Dilma procurou justificar o veto com argumentos que disfarçam os reais motivos de sua decisão. Também nesse aspecto o governo passou ao largo de uma discussão que poderia até ser enriquecedora - a qualidade do material a ela apresentado (de resto, fica a suspeita de que a presidente teria sido vítima de uma esperta pegadinha dos líderes evangélicos, ao examinar um kit que não corresponderia ao conteúdo dos cadernos a serem distribuídos). Mas, embora seja mais um elemento a mostrar a maneira rasteira como a questão foi decidida em Brasília, este chega a ser um dado menor em comparação com a carga de estragos que o episódio da suspensão da cartilha contém, pontual e estrategicamente.
De imediato, porque fez do governo refém do grupo parlamentar que agiu com total desenvoltura para emparedar a presidente. No caso, com o pior da barganha política, por meio de ameaças de aprovar a convocação, ao Congresso, do ministro Antonio Palocci, enredado em suspeitas de tráfico de influência que lhe teria permitido multiplicar o patrimônio em curto período de tempo. Atingido o Planalto em seu flanco mais fragilizado, municiou-se o fisiologismo com as armas do emparedamento: nada indica que, atendida nesta primeira investida, se contentará com o butim político a bancada religiosa (outras tantas que venham a apresentar ao governo a fatura do apoio). Como agravante, o episódio encerra uma condenável submissão do Estado, laico por definição, a interesses religiosos. No aspecto estratégico, a barganha tem reflexos ainda mais graves, porque compromete a participação do governo na luta, de ampla mobilização, contra o preconceito sexual. E aqui se constata uma incoerência: quando o Supremo Tribunal Federal considerou legais as relações homoafetivas, com o reconhecimento de direitos civis de casais homossexuais, Brasília esbanjou elogios à posição da Corte. Ocorre que a distribuição de material de condenação ao sexismo e o voto do STF são partes que se juntam a outras iniciativas de um mesmo movimento - o combate à homofobia, do qual é imperioso que decorra a criminalização da odiosa prática.

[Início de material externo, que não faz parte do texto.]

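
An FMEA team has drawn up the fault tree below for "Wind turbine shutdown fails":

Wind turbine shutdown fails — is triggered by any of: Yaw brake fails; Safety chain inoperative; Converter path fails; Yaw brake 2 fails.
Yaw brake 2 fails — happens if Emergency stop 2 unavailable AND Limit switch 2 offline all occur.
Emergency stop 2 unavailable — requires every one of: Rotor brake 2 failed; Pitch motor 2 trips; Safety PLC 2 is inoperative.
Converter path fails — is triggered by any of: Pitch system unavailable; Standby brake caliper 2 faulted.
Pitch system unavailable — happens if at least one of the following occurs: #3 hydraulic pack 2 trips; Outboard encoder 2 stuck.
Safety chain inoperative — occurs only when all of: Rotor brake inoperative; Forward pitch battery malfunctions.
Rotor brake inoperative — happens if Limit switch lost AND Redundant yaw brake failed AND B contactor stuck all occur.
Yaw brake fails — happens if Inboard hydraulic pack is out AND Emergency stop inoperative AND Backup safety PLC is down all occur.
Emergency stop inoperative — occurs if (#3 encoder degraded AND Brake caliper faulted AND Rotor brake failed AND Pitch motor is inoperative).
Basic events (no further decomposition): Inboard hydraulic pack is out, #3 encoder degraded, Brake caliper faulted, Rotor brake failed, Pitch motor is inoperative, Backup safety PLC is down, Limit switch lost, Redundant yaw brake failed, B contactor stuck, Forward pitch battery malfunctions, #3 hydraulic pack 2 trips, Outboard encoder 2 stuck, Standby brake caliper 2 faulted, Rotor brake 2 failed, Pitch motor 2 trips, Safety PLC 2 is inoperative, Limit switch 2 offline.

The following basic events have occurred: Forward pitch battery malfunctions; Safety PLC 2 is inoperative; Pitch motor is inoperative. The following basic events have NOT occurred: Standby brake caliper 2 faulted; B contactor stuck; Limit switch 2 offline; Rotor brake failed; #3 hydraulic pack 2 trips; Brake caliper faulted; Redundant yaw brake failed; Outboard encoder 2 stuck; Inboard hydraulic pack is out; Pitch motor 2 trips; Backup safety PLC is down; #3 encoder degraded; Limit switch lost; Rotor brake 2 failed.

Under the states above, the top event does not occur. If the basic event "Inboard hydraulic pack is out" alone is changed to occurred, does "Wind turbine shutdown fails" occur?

Counterfactual: set "Inboard hydraulic pack is out" to occurred.
Emergency stop inoperative [AND]: #3 encoder degraded=not, Brake caliper faulted=not, Rotor brake failed=not, Pitch motor is inoperative=occurs → not all inputs occur → does not occur.
Yaw brake fails [AND]: Inboard hydraulic pack is out=occurs, Emergency stop inoperative=not, Backup safety PLC is down=not → not all inputs occur → does not occur.
Rotor brake inoperative [AND]: Limit switch lost=not, Redundant yaw brake failed=not, B contactor stuck=not → not all inputs occur → does not occur.
Safety chain inoperative [AND]: Rotor brake inoperative=not, Forward pitch battery malfunctions=occurs → not all inputs occur → does not occur.
Pitch system unavailable [OR]: #3 hydraulic pack 2 trips=not, Outboard encoder 2 stuck=not → no input occurs → does not occur.
Converter path fails [OR]: Pitch system unavailable=not, Standby brake caliper 2 faulted=not → no input occurs → does not occur.
Emergency stop 2 unavailable [AND]: Rotor brake 2 failed=not, Pitch motor 2 trips=not, Safety PLC 2 is inoperative=occurs → not all inputs occur → does not occur.
Yaw brake 2 fails [AND]: Emergency stop 2 unavailable=not, Limit switch 2 offline=not → not all inputs occur → does not occur.
Wind turbine shutdown fails [OR]: Yaw brake fails=not, Safety chain inoperative=not, Converter path fails=not, Yaw brake 2 fails=not → no input occurs → does not occur.

No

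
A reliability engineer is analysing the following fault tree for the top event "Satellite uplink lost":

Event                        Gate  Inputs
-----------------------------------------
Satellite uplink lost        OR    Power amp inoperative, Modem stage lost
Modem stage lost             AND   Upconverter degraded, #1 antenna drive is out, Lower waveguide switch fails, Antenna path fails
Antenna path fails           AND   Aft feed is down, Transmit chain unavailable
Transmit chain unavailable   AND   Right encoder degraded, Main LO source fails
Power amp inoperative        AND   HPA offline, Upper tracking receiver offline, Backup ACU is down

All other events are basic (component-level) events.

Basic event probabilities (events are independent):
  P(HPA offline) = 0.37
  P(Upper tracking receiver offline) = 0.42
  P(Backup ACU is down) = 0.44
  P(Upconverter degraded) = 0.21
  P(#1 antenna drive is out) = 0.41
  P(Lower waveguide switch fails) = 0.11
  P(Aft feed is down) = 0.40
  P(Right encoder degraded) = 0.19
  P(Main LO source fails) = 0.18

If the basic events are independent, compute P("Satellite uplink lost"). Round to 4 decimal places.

0.0685

P(Power amp inoperative) [AND] = 0.37 × 0.42 × 0.44 = 0.068376
P(Transmit chain unavailable) [AND] = 0.19 × 0.18 = 0.034200
P(Antenna path fails) [AND] = 0.40 × 0.034200 = 0.013680
P(Modem stage lost) [AND] = 0.21 × 0.41 × 0.11 × 0.013680 = 0.000130
P(Satellite uplink lost) [OR] = 1 − (1−0.068376) × (1−0.000130) = 0.068497
Rounded to 4 decimal places: P(Satellite uplink lost) ≈ 0.0685.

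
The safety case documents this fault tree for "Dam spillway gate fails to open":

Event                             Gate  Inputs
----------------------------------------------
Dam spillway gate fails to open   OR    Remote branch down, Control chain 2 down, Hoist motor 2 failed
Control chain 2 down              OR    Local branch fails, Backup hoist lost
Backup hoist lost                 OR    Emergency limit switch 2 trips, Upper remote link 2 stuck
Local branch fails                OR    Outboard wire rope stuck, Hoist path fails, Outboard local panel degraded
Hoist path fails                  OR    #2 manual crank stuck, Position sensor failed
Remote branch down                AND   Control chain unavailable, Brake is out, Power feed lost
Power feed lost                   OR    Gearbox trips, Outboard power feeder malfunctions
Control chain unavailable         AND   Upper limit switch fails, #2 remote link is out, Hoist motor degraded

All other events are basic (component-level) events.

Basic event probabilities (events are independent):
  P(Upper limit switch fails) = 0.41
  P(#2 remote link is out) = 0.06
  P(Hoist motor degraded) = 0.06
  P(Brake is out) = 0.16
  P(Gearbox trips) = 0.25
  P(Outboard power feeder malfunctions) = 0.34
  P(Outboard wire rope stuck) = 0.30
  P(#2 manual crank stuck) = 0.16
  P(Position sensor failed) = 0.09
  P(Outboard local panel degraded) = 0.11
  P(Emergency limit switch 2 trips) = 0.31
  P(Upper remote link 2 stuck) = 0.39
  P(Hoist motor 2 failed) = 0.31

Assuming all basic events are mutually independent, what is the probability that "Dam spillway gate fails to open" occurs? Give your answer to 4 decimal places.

0.8617

P(Control chain unavailable) [AND] = 0.41 × 0.06 × 0.06 = 0.001476
P(Power feed lost) [OR] = 1 − (1−0.25) × (1−0.34) = 0.505000
P(Remote branch down) [AND] = 0.001476 × 0.16 × 0.505000 = 0.000119
P(Hoist path fails) [OR] = 1 − (1−0.16) × (1−0.09) = 0.235600
P(Local branch fails) [OR] = 1 − (1−0.30) × (1−0.235600) × (1−0.11) = 0.523779
P(Backup hoist lost) [OR] = 1 − (1−0.31) × (1−0.39) = 0.579100
P(Control chain 2 down) [OR] = 1 − (1−0.523779) × (1−0.579100) = 0.799559
P(Dam spillway gate fails to open) [OR] = 1 − (1−0.000119) × (1−0.799559) × (1−0.31) = 0.861712
Rounded to 4 decimal places: P(Dam spillway gate fails to open) ≈ 0.8617.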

A aceitação legal das relações homoafetivas foi apenas uma batalha vencida contra práticas homofóbicas. Mas a ela é fundamental que se proceda, no Congresso, à inscrição, no corpo legal do país, da homofobia como crime (projeto de lei 122). Como o Legislativo é um poder no qual estão representadas todas as correntes de ideias, inclusive os evangélicos e outros segmentos que condenaram o kit, é de se temer que, uma vez submetida a plenário, a criminalização da discriminação sexual leve a debates movidos por interesses corporativos, em prejuízo da essência do problema.